Oh Valentine’s Day! The day you spend so much more than necessary to eat out and buy flowers that are cheaper before or after this Hallmark holiday. Women and men all over the world go bonkers on this day. As I drank my morning coffee and trolled through my Fake Book page to see the plethora of illuminating thoughts, I noticed two basic camps of opinions for V Day. There are those posts from women with mates with pictures of flowers and gifts that were presented to them and gushing about how grateful they are to have this grand love in their life. Awwww! That is so sweet. For some people it truly is because they actually have a good relationship, for some it’s just a show so they have one less day of “see you’re a useless piece of shit.” So for that person silence is indeed precious and worth every cent.

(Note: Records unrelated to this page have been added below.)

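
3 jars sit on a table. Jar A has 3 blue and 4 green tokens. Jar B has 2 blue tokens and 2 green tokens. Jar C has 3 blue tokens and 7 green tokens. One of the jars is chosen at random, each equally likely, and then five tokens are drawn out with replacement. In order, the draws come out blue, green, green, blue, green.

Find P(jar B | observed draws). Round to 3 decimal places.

Under each hypothesis, the probability of the observed sequence is: P(data | jar A) = (3/7)(4/7)(4/7)(3/7)(4/7) = 0.034271; P(data | jar B) = (2/4)(2/4)(2/4)(2/4)(2/4) = 0.03125; P(data | jar C) = (3/10)(7/10)(7/10)(3/10)(7/10) = 0.03087.
Multiplying each by its prior: 1/3 · 0.034271 = 0.011424, 1/3 · 0.03125 = 0.010417, 1/3 · 0.03087 = 0.01029; summing to 0.03213.
By Bayes' rule, P(jar B | data) = (0.010417) / (0.03213) = 0.3242.

0.324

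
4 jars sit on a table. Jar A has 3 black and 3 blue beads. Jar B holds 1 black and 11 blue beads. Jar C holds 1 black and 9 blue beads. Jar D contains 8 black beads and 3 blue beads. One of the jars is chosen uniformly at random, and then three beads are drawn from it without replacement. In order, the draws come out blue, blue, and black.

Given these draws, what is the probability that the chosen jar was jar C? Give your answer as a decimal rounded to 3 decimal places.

For each hypothesis, P(data | H) works out to: P(data | jar A) = (3/6)(2/5)(3/4) = 3/20; P(data | jar B) = (11/12)(10/11)(1/10) = 1/12; P(data | jar C) = (9/10)(8/9)(1/8) = 1/10; P(data | jar D) = (3/11)(2/10)(8/9) = 8/165.
Weighting by the prior gives 1/4 · 3/20 = 3/80, 1/4 · 1/12 = 1/48, 1/4 · 1/10 = 1/40, 1/4 · 8/165 = 2/165; these sum to 21/220.
So P(jar C | data) = (1/40) / (21/220) = 11/42.

0.262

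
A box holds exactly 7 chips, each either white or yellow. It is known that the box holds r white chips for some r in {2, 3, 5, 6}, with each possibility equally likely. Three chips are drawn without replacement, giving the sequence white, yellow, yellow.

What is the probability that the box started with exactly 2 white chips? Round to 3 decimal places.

0.465

Under each hypothesis, the probability of the observed sequence is: P(data | r = 2) = (2/7)(5/6)(4/5) = 4/21; P(data | r = 3) = (3/7)(4/6)(3/5) = 6/35; P(data | r = 5) = (5/7)(2/6)(1/5) = 1/21; P(data | r = 6) = (6/7)(1/6)(0/5) = 0.
The prior-weighted likelihoods are 1/4 · 4/21 = 1/21, 1/4 · 6/35 = 3/70, 1/4 · 1/21 = 1/84, 1/4 · 0 = 0; summing to 43/420.
Hence P(r = 2 | data) = (1/21) / (43/420) = 20/43.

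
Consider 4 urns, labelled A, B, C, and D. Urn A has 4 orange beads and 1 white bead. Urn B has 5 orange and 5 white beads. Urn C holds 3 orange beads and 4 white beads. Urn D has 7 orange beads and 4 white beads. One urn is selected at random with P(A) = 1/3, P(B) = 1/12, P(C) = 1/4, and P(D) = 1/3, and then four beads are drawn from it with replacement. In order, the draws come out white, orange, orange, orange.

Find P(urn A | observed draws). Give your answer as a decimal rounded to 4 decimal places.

0.4172

The likelihood of the observed sequence under each hypothesis: P(data | urn A) = (1/5)(4/5)(4/5)(4/5) = 0.1024; P(data | urn B) = (5/10)(5/10)(5/10)(5/10) = 0.0625; P(data | urn C) = (4/7)(3/7)(3/7)(3/7) = 0.044981; P(data | urn D) = (4/11)(7/11)(7/11)(7/11) = 0.093709.
Weighting by the prior gives 1/3 · 0.1024 = 0.034133, 1/12 · 0.0625 = 0.0052083, 1/4 · 0.044981 = 0.011245, 1/3 · 0.093709 = 0.031236; these sum to 0.081823.
By Bayes' rule, P(urn A | data) = (0.034133) / (0.081823) = 0.41716.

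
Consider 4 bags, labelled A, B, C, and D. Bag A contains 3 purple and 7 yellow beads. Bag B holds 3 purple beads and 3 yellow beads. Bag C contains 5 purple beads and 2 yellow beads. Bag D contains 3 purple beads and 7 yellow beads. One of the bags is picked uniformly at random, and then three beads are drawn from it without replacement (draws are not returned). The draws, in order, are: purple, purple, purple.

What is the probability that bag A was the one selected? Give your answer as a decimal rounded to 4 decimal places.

Compute the likelihood of the observed sequence for each case: P(data | bag A) = (3/10)(2/9)(1/8) = 1/120; P(data | bag B) = (3/6)(2/5)(1/4) = 1/20; P(data | bag C) = (5/7)(4/6)(3/5) = 2/7; P(data | bag D) = (3/10)(2/9)(1/8) = 1/120.
Weighting by the prior gives 1/4 · 1/120 = 1/480, 1/4 · 1/20 = 1/80, 1/4 · 2/7 = 1/14, 1/4 · 1/120 = 1/480; summing to 37/420.
Therefore the posterior P(bag A | data) = (1/480) / (37/420) = 7/296.

0.0236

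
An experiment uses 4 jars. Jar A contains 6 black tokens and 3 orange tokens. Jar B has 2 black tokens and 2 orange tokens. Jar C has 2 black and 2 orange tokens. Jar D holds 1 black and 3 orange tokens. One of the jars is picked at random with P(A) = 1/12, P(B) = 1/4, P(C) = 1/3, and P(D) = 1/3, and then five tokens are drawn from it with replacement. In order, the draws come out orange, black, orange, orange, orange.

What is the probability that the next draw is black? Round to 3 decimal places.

0.357

For each hypothesis, P(data | H) works out to: P(data | jar A) = (3/9)(6/9)(3/9)(3/9)(3/9) = 0.0082305; P(data | jar B) = (2/4)(2/4)(2/4)(2/4)(2/4) = 0.03125; P(data | jar C) = (2/4)(2/4)(2/4)(2/4)(2/4) = 0.03125; P(data | jar D) = (3/4)(1/4)(3/4)(3/4)(3/4) = 0.079102.
Multiplying each by its prior: 1/12 · 0.0082305 = 0.00068587, 1/4 · 0.03125 = 0.0078125, 1/3 · 0.03125 = 0.010417, 1/3 · 0.079102 = 0.026367; with total 0.045282.
The posterior is then P(jar A | data) = 0.015147, P(jar B | data) = 0.17253, P(jar C | data) = 0.23004, P(jar D | data) = 0.58229.
Averaging over the posterior, P(black next | data) = (2/3)(0.015147) + (1/2)(0.17253) + (1/2)(0.23004) + (1/4)(0.58229) = 0.35695.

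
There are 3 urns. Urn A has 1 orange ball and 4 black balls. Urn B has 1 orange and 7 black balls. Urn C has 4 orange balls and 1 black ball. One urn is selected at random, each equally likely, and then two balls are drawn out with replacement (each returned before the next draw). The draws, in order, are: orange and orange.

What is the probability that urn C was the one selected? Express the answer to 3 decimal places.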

The other camp is of those who are painfully aware of being single and demonstrating their awkward coping skills for this day. One of my friends, basically encouraged all of those who received gifts and posted pictures to kiss his ass because he doesn’t have a BF. Many will just declare their self-love or love for others and that’s great. What I want to know is why are we still grading ourselves on our ability to mate and reproduce? Why do we fear being single? It doesn’t mean you are unloved, it doesn’t mean you aren’t doing anything valuable with your life. Why does this day like New Year’s Eve make single people and couples neurotic? We have expectations for both of these holidays way over what they need to be. Hey I’m all for a day that pushes chocolate and wine consumption! But why do people freak out?!

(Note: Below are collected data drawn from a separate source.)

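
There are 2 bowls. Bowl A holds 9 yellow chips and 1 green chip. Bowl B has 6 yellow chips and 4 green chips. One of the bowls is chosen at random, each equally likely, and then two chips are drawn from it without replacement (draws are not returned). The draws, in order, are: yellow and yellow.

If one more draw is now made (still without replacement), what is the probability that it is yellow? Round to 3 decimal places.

Compute the likelihood of the observed sequence for each case: P(data | bowl A) = (9/10)(8/9) = 4/5; P(data | bowl B) = (6/10)(5/9) = 1/3.
Weighting by the prior gives 1/2 · 4/5 = 2/5, 1/2 · 1/3 = 1/6; with total 17/30.
The posterior is then P(bowl A | data) = 12/17, P(bowl B | data) = 5/17.
The predictive probability is P(yellow next | data) = (7/8)(12/17) + (1/2)(5/17) = 13/17.

0.765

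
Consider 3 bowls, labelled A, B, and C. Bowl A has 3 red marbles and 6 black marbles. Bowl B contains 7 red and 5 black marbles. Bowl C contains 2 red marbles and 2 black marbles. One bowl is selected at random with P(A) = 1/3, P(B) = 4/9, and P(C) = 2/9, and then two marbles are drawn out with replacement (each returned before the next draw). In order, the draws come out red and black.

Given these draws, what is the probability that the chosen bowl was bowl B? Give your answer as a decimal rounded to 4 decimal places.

The likelihood of the observed sequence under each hypothesis: P(data | bowl A) = (3/9)(6/9) = 2/9; P(data | bowl B) = (7/12)(5/12) = 35/144; P(data | bowl C) = (2/4)(2/4) = 1/4.
Weighting by the prior gives 1/3 · 2/9 = 2/27, 4/9 · 35/144 = 35/324, 2/9 · 1/4 = 1/18; summing to 77/324.
By Bayes' rule, P(bowl B | data) = (35/324) / (77/324) = 5/11.

0.4545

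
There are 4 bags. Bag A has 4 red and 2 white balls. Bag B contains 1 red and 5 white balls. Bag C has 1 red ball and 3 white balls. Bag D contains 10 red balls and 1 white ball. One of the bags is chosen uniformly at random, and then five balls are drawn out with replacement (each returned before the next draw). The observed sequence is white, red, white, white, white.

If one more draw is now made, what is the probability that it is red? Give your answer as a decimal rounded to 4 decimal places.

Compute the likelihood of the observed sequence for each case: P(data | bag A) = (2/6)(4/6)(2/6)(2/6)(2/6) = 0.0082305; P(data | bag B) = (5/6)(1/6)(5/6)(5/6)(5/6) = 0.080376; P(data | bag C) = (3/4)(1/4)(3/4)(3/4)(3/4) = 0.079102; P(data | bag D) = (1/11)(10/11)(1/11)(1/11)(1/11) = 6.2092e-05.
Multiplying each by its prior: 1/4 · 0.0082305 = 0.0020576, 1/4 · 0.080376 = 0.020094, 1/4 · 0.079102 = 0.019775, 1/4 · 6.2092e-05 = 1.5523e-05; summing to 0.041942.
Normalising, the posterior is P(bag A | data) = 0.049058, P(bag B | data) = 0.47908, P(bag C | data) = 0.47149, P(bag D | data) = 0.0003701.
So P(red next | data) = Σ P(red next | H) P(H | data) = (2/3)(0.049058) + (1/6)(0.47908) + (1/4)(0.47149) + (10/11)(0.0003701) = 0.23076.

0.2308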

Sure we all want love. We all want someone who feels we are the bomb and love us more than a fat kid loves cake, however, it seems to me that many people don’t care about that they really just want the title “girlfriend/wife or boyfriend/husband.” They don’t really want to do the daily things that cultivate the type of relationship they want publicly acknowledged on this holiday. Gifts don’t mean love. Actions mean love. Listening to your love, caring about what happens to them, caring about their happiness and emotional well being, being interested in what is important to them, knowing how they take their coffee or tea, what they like to eat, or what they like to do. Every day little actions mean more than one big vase of flowers once a year. I think what I can’t stand about this holiday is the fake programmed idea of what is “romantic.” I know this will sound really weird from a woman, but I’m embracing my weirdness, I have very different ideas about romance and feel that women and men can participate equally. It isn’t just about men behaving nicely or “romantically” for awhile in order to convince someone to touch their naughty bits. Women need to participate as well. Wooing goes both ways.

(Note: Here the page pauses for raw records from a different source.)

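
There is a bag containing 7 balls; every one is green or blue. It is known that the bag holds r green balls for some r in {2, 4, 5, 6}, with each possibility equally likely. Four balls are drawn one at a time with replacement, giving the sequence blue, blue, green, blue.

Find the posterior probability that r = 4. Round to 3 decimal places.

0.267

For each hypothesis, P(data | H) works out to: P(data | r = 2) = (5/7)(5/7)(2/7)(5/7) = 0.10412; P(data | r = 4) = (3/7)(3/7)(4/7)(3/7) = 0.044981; P(data | r = 5) = (2/7)(2/7)(5/7)(2/7) = 0.01666; P(data | r = 6) = (1/7)(1/7)(6/7)(1/7) = 0.002499.
Weighting by the prior gives 1/4 · 0.10412 = 0.026031, 1/4 · 0.044981 = 0.011245, 1/4 · 0.01666 = 0.0041649, 1/4 · 0.002499 = 0.00062474; with total 0.042066.
So P(r = 4 | data) = (0.011245) / (0.042066) = 0.26733.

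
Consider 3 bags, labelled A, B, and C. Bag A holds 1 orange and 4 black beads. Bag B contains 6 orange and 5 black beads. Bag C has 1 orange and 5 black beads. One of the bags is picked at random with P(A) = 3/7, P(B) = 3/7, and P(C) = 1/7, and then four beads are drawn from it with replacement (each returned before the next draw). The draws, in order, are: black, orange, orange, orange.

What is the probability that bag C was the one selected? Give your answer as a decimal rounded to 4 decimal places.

Compute the likelihood of the observed sequence for each case: P(data | bag A) = (4/5)(1/5)(1/5)(1/5) = 0.0064; P(data | bag B) = (5/11)(6/11)(6/11)(6/11) = 0.073765; P(data | bag C) = (5/6)(1/6)(1/6)(1/6) = 0.003858.
Weighting by the prior gives 3/7 · 0.0064 = 0.0027429, 3/7 · 0.073765 = 0.031614, 1/7 · 0.003858 = 0.00055115; summing to 0.034908.
So P(bag C | data) = (0.00055115) / (0.034908) = 0.015789.

0.0158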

Another thing I can’t stand are public marriage proposals. I feel like there is a whiff of emotional blackmail involved. He starts out by getting down on one knee. Why? I hate this! You should be at the same level as the person you are speaking to. Why all this fake submissive behaviour? Then to top it all off he presents a diamond ring. Eww. Now here’s where my inner freak really shines. I don’t like diamonds (or shoe shopping) but for his sake the ring better be BIG because guys, I’ve heard women talk about this when you aren’t around, SIZE DOES MATTER! How does that scream unconditional love?
Now I can tell you one thing for sure, whomever you are performing this little song and dance for has thought about it for years, so hopefully you get it right. What pressure! Who needs that? I’d much rather a man ask me the question in a thoughtful manner. Alone. Now I guess the jewelry is meant to seal the deal and stand as proof so he can’t say later “I was drunk and had no clue what was happening. I didn’t mean it.” One little hint ladies, anything said on a emotive level said during sex doesn’t count! Period, unless he repeats the question or makes the statement while his penis is tucked away in its sleeping position and not currently seeking safe harbour in one of your orifices will it count.
I just don’t see why we need to make this day such a big deal. I would like to see people express their love on a more regular basis. Why do we need just one day to say “oh love is great” don’t we already know that? Also because I love flowers and buy them quite often and I hate buying them during Valentine’s week because they jack up the price. If people bought them more regularly we wouldn’t experience that price gouging. Anyway, hopefully you don’t feel pressured into making grand gestures of your love today. Whatever you declare today my hope for you is that it is genuine and honestly from your heart. If you feel uncomfortable or pressured or even just ambivalent in expressing emotions about someone in your life today, you might want to take a look at that, especially if you are married to them.
As someone who is currently back on the dating scene I hope that I too might find love and when and if I do, I will be happy to let my guy off the hook for this day. Besides I’m hoping he’d be more keen to stay home anyway.